Widerspruch aufgrund fehlender Unterstützung für Legasthenie
Widerspruch – Fehlende Unterstützung Legasthenie
[Ihr Name]
[Ihre Adresse]
[PLZ, Ort]
[Telefonnummer]
[E-Mail-Adresse]
Personalnummer: [123456]
Beschäftigt seit: [TT.MM.JJJJ]
[Name des Arbeitgebers]
[Unternehmen]
[Adresse]
[PLZ, Ort]
Ansprechpartner: [Name, Abteilung]
Kündigung erhalten am: [TT.MM.JJJJ] per [Post / E-Mail / Persönlich]
[Datum]
Betreff: Widerspruch gegen die Kündigung – Fehlende Unterstützung für Legasthenie
Sehr geehrte/r [Name des Arbeitgebers],
Hiermit widerspreche ich der mir am [Datum] zugegangenen Kündigung, da ich nicht die notwendige Unterstützung erhalten habe, um meine Legasthenie im Arbeitsumfeld angemessen zu bewältigen.
Begründung:
– Mangelnde Anpassungen am Arbeitsplatz, die erforderlich wären, um meine Leistungsfähigkeit zu gewährleisten.
– Fehlende Schulungen oder Hilfen zur Unterstützung meiner Legasthenie.
– Diskriminierung, da meine besonderen Bedürfnisse nicht respektiert wurden.
Forderung:
Ich fordere Sie auf, die Kündigung zurückzunehmen, mir die nötigen Anpassungen zukommen zu lassen und mir den Fortbestand meines Arbeitsverhältnisses schriftlich zu bestätigen.
Kopie an: [Rechtsanwalt / Gewerkschaft]
Ort, Datum: [Ort], den [TT.MM.JJJJ]
_________________________
(Unterschrift)
Wichtig: Eine Kündigungsschutzklage muss innerhalb von 3 Wochen nach Zugang der Kündigung eingereicht werden (§ 4 KSchG).
Muster
- Alle Textfelder sind mit Beispieldaten gefüllt.
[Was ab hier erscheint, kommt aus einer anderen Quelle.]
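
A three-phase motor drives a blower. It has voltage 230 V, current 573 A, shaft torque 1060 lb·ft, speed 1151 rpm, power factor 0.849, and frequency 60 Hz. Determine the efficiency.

τ = 1060 lb·ft × 1.356 = 1437 N·m
ω = 2π × 1151/60 = 120.5 rad/s; P_out = τω = 1437 × 120.5 = 173159 W
P_in = √3·V_L·I_L·cosφ = 1.732 × 230 × 573 × 0.849 = 193793 W
η = P_out / P_in = 173159 / 193793 = 0.894 = 89.4%

89.4 %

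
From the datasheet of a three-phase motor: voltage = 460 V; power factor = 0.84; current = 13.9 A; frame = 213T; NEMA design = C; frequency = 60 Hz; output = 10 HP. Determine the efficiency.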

Bitte ändern Sie den Inhalt in den eckigen Klammern [ ], um Ihr Schreiben zur Kündigung aufgrund von Legasthenie richtig zu erstellen.
- Die Vorlage ist so gestaltet, dass Sie das Dokument einfach ausfüllen und als PDF oder Word abspeichern und ausdrucken können.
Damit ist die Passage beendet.